個人情報であるマイナンバーを個人の大家さんが教えてくれるのか。という懸念は、マイナンバーが導入された昨年からありました。
では、実際にはどうなのかというと。
「ほぼ教えてもらえません」
大家さんは高齢者が多く、詐欺などに使われる懸念がある中で、マイナンバーを教えてください。本人確認が必要なので、健康保険証も見せてください。というのは難しいと思えます。また、福業などで大家業を営んでるサラリーマン大家さんも、個人情報は開示したくないでしょう。
よく考えてみると当然かもしれません。逆の立場なら教えるかといわれれば、即答はできないのではないでしょうか。
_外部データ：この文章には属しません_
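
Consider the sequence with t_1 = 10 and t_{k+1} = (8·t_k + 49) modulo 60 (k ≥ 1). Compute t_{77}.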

誰が悪いということではなく、そもそも制度自体に問題があるとしか思えません。
教えなくてもペナルティがない
実際にマイナンバーの提供を求められた大家さんは、法的に支払調書にマイナンバーを記載する義務がありますので、借主の法人にマイナンバーを教えなければなりません。しかし、マイナンバーを教えない理由のひとつに、マイナンバーを開示しなかったとしても特にペナルティがないということが挙げられます。
義務ではないと捉えられますので、尚更、教えないほうが良いと考えても仕方ありません。
教えて貰えない場合は、経緯記録!
教えてもらえない場合はどうすれば良いか。
大家さんがマイナンバーの提供を拒否したとしても、借主の法人は必ず聴取する必要があります。しかし、教えてくれない大家さんが多いのが現実。
どうしても提供してもらえない場合は、マイナンバーの提供を求めたという経緯を記録しておくことが、現状では、唯一の方法といえます。
文書で提供を求め、それを返信してもらうのがいいでしょう。不動産会社経由で依頼するのが、手間がかからずよいと思います。
最後に
マイナンバー制度は、まだ馴染んでいないという現状から、大家さんがマイナンバーの提供を拒否したとしても罰則規定がなく。また、税務署も今のところマイナンバーの記載がなくても受理してくれるという実状がありますので、当面は大きな問題にはならないでしょう。
しかし、必然的に、いずれ何らかのかたちで変わっていくと思います。その時は、トラブルを避けるために、どのような制度になったか把握しておく必要があるでしょう。
変化がみられたら、またこのブログでお知らせしたいと思います。